Four years ago this week, the World Health Organization designated COVID-19 as a pandemic. And on March 15, 2020, then-Gov. Charlie Baker shut down all public schools in Massachusetts, and all in-person dining at restaurants.

Bill Hanage, an associate professor of epidemiology at Harvard’s T.H. Chan School of Public Health, said those shutdowns were crucial as the previously unknown and potentially deadly pathogen rampaged through populations.

“The situation was an absolute emergency,” said Hanage, whose expertise was often called upon during the first few years of the pandemic. ”We had ICUs full to the brim with only COVID patients; we had doctors struggling with conditions that they had never experienced before in their lives.”

In Chelsea, former City Manager Tom Ambrosino remembers preparing for a challenge, but not the hardest one he’d ever face in decades of public service.

“I didn't remember feeling at all that this was something that was extraordinary, that we couldn't handle in the normal course. It really wasn't until the end of March that my office started getting some signals that something was awry in Chelsea,” recalled Ambrosino.

The densely populated minority-majority city — with numerous essential workers and multigenerational households — quickly became one of the worst hotspots of COVID-19 infections in Massachusetts.

Ambrosino said the city received help from state government and partnered with community-based nonprofits and healthcare organizations in that time of need.

“I was hearing sort of horror stories from some of our community-based organizations that the level of illness in the city was unique and extraordinary ... people getting locked out of their apartments by roommates, people dying, people in hospitals,” he said.

Ambrosino recalled setting up food distribution programs, and trying to find places for people to stay if they couldn't remain in their own homes.

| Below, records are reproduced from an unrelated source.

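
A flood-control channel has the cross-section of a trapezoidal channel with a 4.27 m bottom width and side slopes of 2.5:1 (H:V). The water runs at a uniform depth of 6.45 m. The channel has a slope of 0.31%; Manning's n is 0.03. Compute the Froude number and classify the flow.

With bottom width b = 4.27 m and side slope z = 2.5: A = (b + zy)y = (4.27 + 2.5×6.45)×6.45 = 131.5 m²; P = b + 2y√(1+z²) = 4.27 + 2×6.45×2.693 = 39 m.
Hydraulic radius R = A/P = 131.5/39 = 3.373 m.
V = (1/n) R^(2/3) √S = (1/0.03) × 3.373^(2/3) × √0.0031 = 4.174 m/s. Hydraulic depth D_h = A/T = 131.5/36.52 = 3.602 m.
Froude number Fr = V/√(g·D_h) = 4.174/√(9.81×3.602) = 0.702, which is less than 1, so the flow is subcritical.

subcritical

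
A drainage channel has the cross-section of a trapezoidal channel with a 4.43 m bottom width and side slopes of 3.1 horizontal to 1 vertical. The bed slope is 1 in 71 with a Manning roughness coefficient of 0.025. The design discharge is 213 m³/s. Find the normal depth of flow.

y_n = 2.65 m

Manning's equation rearranged: A R^(2/3) = nQ / (1·√S) = 0.025 × 213 / (√0.01408) = 44.87.
Try y = 3.2 m: A R^(2/3) = 68.37 — too large.
Try y = 2.21 m: A R^(2/3) = 30.06 — too small.
Try y = 2.65 m: A R^(2/3) = 44.78 — close enough.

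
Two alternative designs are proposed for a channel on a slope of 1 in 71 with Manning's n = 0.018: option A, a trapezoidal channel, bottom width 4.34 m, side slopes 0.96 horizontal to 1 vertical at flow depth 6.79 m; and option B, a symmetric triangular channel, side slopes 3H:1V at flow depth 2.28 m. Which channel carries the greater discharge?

Channel A: With bottom width b = 4.34 m and side slope z = 0.96: A = (b + zy)y = (4.34 + 0.96×6.79)×6.79 = 73.73 m²; P = b + 2y√(1+z²) = 4.34 + 2×6.79×1.386 = 23.16 m. Hydraulic radius R = A/P = 73.73/23.16 = 3.183 m. Q_A = (1/0.018)·73.73·3.183^(2/3)·√0.01408 = 1052 m³/s.
Channel B: For a triangular section with side slope z = 3: A = zy² = 3×2.28² = 15.6 m²; P = 2y√(1+z²) = 2×2.28×3.162 = 14.42 m. Hydraulic radius R = A/P = 15.6/14.42 = 1.081 m. Q_B = (1/0.018)·15.6·1.081^(2/3)·√0.01408 = 108.3 m³/s.
Q_A = 1052 m³/s vs Q_B = 108.3 m³/s, so channel A carries more.

channel A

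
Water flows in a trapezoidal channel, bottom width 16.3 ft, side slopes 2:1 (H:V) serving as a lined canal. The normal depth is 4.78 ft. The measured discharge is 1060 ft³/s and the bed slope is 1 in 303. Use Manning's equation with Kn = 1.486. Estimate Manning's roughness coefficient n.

With bottom width b = 16.3 ft and side slope z = 2: A = (b + zy)y = (16.3 + 2×4.78)×4.78 = 123.6 ft²; P = b + 2y√(1+z²) = 16.3 + 2×4.78×2.236 = 37.68 ft.
Hydraulic radius R = A/P = 123.6/37.68 = 3.281 ft.
Rearranging Manning's equation: n = (1.486/Q) A R^(2/3) S^(1/2) = (1.486/1060) × 123.6 × 3.281^(2/3) × √0.0033 = 0.022.

n = 0.022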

The partnerships forged in Chelsea helped completely turn things around there as far as the pandemic — the city would go on to become one of the earliest and most vaccinated municipalities in the state.

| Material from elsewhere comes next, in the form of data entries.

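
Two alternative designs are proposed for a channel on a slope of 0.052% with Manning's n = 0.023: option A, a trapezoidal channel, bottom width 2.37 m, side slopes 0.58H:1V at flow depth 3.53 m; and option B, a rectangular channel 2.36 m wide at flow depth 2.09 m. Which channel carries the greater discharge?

channel A

Channel A: With bottom width b = 2.37 m and side slope z = 0.58: A = (b + zy)y = (2.37 + 0.58×3.53)×3.53 = 15.59 m²; P = b + 2y√(1+z²) = 2.37 + 2×3.53×1.156 = 10.53 m. Hydraulic radius R = A/P = 15.59/10.53 = 1.481 m. Q_A = (1/0.023)·15.59·1.481^(2/3)·√0.00052 = 20.08 m³/s.
Channel B: Flow area A = b·y = 2.36 × 2.09 = 4.932 m². Wetted perimeter P = b + 2y = 2.36 + 2×2.09 = 6.54 m. Hydraulic radius R = A/P = 4.932/6.54 = 0.7542 m. Q_B = (1/0.023)·4.932·0.7542^(2/3)·√0.00052 = 4.052 m³/s.
Q_A = 20.08 m³/s vs Q_B = 4.052 m³/s, so channel A carries more.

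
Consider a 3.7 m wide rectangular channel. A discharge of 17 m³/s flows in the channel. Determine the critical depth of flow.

For a rectangular channel, critical depth y_c = (q²/g)^(1/3) where q = Q/b = 17/3.7 = 4.595 m²/s.
So y_c = (4.595²/9.81)^(1/3) = 1.29 m.

y_c = 1.29 m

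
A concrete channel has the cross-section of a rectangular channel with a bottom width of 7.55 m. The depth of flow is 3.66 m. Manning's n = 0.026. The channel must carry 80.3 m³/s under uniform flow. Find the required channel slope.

Flow area A = b·y = 7.55 × 3.66 = 27.63 m². Wetted perimeter P = b + 2y = 7.55 + 2×3.66 = 14.87 m.
Hydraulic radius R = A/P = 27.63/14.87 = 1.858 m.
From Manning's equation, S = [nQ / (1 A R^(2/3))]² = [0.026 × 80.3 / (1 × 27.63 × 1.858^(2/3))]² = 0.0025.

S = 0.0025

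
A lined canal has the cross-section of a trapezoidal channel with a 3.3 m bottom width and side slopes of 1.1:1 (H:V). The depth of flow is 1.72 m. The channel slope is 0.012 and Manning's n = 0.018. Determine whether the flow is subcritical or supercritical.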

Hanage said one important lesson we’ve learned in the four years since COVID-19 arrived, is that all the interventions that have faded from memory may once again be needed and needed in a more sustained fashion, when — and not if — the next pandemic arrives.

“We have been wrestling a truly, truly difficult opponent, and we've got to remember the things that we did right because of the fact that, you know, in future we're going to be facing other things like this,” said Hanage. “And we cannot afford to forget that.”